Internamente: «Rights and Values programme» (sostenere l'impegno della società civile contro le violazioni
dello stato di diritto da parte degli Stati membri; promuovere una cultura dei valori fondamentali).
UNIONE AFRICANA / ORGANIZZAZIONE DEGLI STATI AMERICANI
Qualsiasi individuo o ONG può presentate una comunicazione davanti alle rispettive Commissioni per i
diritti umani - non è necessario che il richiedente sia una vittima (actio popularis).
Status di osservatore per le ONG competenti su questi temi in vari organismi.
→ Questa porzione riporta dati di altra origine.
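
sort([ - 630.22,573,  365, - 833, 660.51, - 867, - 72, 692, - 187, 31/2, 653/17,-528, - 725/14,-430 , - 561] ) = [  -  867, - 833, - 630.22,  -  561,-528, - 430,-187,-72, - 725/14,31/2, 653/17, 365, 573, 660.51, 692 ] 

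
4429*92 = 407468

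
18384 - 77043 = -58659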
Quattro azioni principali per le ONG che si occupano di promozione umana:


 Raccogliere informazioni accurate e diffonderle tempestivamente;
 persuadere le autorità pubbliche a adottare nuovi standard o ad
applicare quelli adottati (lobby diretta).
 pubblicare informazioni nella speranza di sviluppare un’educazione a lungo termine (campagne di
advocacy e informative).
 fornire servizi diretti (integrare/sostituire Governo)

Impatto e influenza delle ONG/OSC


 Sfida nello specificare e poi generalizzare l'influenza delle ONG nelle relazioni internazionali.
 Influenza/impatto difficile da valutare (misurare) nelle relazioni internazionali (pluralità dei fattori)
 Cos'è il successo per una ONG? (Forsythe 2017)
 Trovare il supporto di una comunità epistemica è ancora importante per il successo di questi attori?